Facts about the Japan quake and tsunami
- The energy radiated by Thursday’s earthquake is equal to one month’s worth of energy consumption in the United States, according to U.S. Geological Survey scientist Brian Atwater.
- The 8.9-magnitude temblor was nearly 8,000 times stronger than the one that devastated Christchurch, New Zealand, last month, and 700 times more powerful than the one that struck Haiti last year.
- Centered offshore, the temblor triggered a 23-foot tsunami and was followed by more than 125 aftershocks in the first 24 hours, many of them more than magnitude 6.0.
- The force of the quake was so strong that it appears to have moved Japan’s main island 8 feet to the east, said USGS geophysicist Ken Hudnut.
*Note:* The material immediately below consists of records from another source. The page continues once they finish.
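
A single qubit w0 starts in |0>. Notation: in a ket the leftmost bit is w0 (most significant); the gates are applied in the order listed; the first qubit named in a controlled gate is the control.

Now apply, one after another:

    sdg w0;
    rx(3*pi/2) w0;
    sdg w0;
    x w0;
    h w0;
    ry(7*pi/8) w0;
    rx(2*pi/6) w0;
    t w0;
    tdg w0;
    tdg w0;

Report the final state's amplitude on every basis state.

The resulting statevector has amplitude -sqrt(3)*sin(pi/16)/2 + I*cos(pi/16)/2 on |0>, (sqrt(3)*cos(pi/16) - I*sin(pi/16))*exp(3*I*pi/4)/2 on |1>.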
- The temblor sped up the Earth’s rotation by 1.6 microseconds, according to NASA, and shifted the planet on its axis by nearly 4 inches, according to the National Institute of Geophysics and Volcanology in Italy.
- The quake occurred in what is called a subduction zone, where one of the Earth’s tectonic plates is sliding beneath another. In this case, the Pacific plate is sliding beneath the North American plate at a rate of about 3 inches a year.
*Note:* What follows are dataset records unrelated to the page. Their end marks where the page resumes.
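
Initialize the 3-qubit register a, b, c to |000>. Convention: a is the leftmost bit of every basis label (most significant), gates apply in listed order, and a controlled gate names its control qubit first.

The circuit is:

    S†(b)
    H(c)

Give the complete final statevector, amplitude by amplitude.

After the circuit, the state carries amplitude sqrt(2)/2 on |000>, sqrt(2)/2 on |001>, and 0 on every other basis state.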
- Scientists say this quake, followed within minutes by tsunami waves 23 feet high or more, is almost identical to what the coast of the Pacific Northwest will see when the offshore fault called the Cascadia subduction zone ruptures. (please, no!!!!)
- Japanese public broadcaster NHK said 4 million buildings were without power in Tokyo and its suburbs immediately after the quake.
- Jefferies International, a global investment-banking group, estimated overall losses of about $10 billion in Japan.